What These Relationships Actually Produce
Sister city relationships get dismissed as ceremonial. Some are. But Tacoma’s are anchored to real economic activity because the city’s identity is built on trade. When the mayor’s office sends a delegation to Kitakyushu or Fuzhou, they’re not just exchanging plaques — they’re opening doors for businesses that need introductions in markets where relationships precede transactions.
The Washington Export Resource Center lists the WTCT as a primary resource for export assistance, connecting Tacoma-area businesses with the state’s broader trade support infrastructure. The WTCT’s trade missions have historically focused on key markets aligned with the sister city roster — Japan, South Korea, Taiwan, China, and the Philippines.
The two newest additions — Split, Croatia and the Garden Route Municipality in South Africa, both added in 2025 — signal an expansion beyond Pacific Rim markets into European and African corridors. Tacoma is also building provisional relationships with Mannheim, Germany and multiple Chinese cities (Ningbo, Putuo District/Shanghai, Nanshan District/Shenzhen), suggesting the next wave of formal sister city designations will deepen the China trade relationship.

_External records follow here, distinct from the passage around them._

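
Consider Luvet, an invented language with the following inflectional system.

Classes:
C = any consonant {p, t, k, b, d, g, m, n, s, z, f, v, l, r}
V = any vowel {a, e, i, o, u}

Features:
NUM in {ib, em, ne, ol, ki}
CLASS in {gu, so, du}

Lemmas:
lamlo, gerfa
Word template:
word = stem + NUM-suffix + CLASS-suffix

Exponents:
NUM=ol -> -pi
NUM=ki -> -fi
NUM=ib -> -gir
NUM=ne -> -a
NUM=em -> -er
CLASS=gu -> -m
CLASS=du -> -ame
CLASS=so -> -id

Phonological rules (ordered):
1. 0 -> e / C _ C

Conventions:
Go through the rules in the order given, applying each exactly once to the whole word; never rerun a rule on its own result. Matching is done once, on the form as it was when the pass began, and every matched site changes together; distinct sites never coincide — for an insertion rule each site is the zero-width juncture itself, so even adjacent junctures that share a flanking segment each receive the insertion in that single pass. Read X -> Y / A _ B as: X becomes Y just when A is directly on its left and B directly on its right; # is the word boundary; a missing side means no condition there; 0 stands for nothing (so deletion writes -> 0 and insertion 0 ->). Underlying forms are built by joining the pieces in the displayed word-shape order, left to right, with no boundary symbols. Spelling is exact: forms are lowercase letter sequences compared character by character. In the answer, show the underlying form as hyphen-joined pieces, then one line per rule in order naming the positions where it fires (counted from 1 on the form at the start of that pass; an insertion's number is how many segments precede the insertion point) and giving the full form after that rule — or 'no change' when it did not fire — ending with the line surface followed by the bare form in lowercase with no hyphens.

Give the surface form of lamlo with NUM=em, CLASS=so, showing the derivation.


underlying: lamlo-er-id
1. 0 -> e / C _ C: inserts after position(s) 3: lameloerid
surface: lameloerid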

The Operator’s Perspective
I live in a port city. The cranes at the Port of Tacoma are visible from my neighborhood. The container trucks run on the roads I drive. This isn’t abstract — the $76 billion in waterborne trade that moves through the Seaport Alliance affects commercial real estate, warehouse demand, trucking employment, and the tax base that funds every city service.
For local operators, the sister city and WTC infrastructure represents a built-in international business development platform that most mid-sized cities simply don’t have. If you’re a manufacturer, food producer, or tech company in Pierce County looking to export, the pathway exists — and it’s been built over decades, not months.
Frequently Asked Questions
How many sister cities does Tacoma have?
Tacoma has 14 official Sister Cities spanning Japan, South Korea, Norway, Russia, China, Philippines, Taiwan, Cuba, Morocco, France, Mexico, Ukraine, Croatia, and South Africa. The city also maintains four Friendship Cities and six Provisional Friendship Cities.
What is the World Trade Center Tacoma?
The World Trade Center Tacoma is a trade facilitation organization founded in 1979, managed by the Tacoma-Pierce County Chamber. It’s the only full-service trade center in the Pacific Northwest and part of a global network spanning 100 countries and 335 cities.
How much trade moves through the Port of Tacoma?
The Northwest Seaport Alliance (Tacoma and Seattle combined) handled 3.34 million TEUs and nearly $76 billion in waterborne trade in 2024, with 176 trading partners globally. Tacoma-area international exports total approximately $10 billion annually.
What is Tacoma’s newest sister city?
Tacoma added two new Sister Cities in 2025: Split, Croatia and Garden Route Municipality, South Africa. The South Africa relationship was elevated from a prior connection with the city of George, originally established in 1997.
How do Tacoma’s sister cities support local business?
Sister city relationships provide institutional connections for trade delegations, cultural exchanges, and business introductions in international markets. The World Trade Center Tacoma organizes trade missions aligned with sister city markets and connects local businesses with export assistance resources.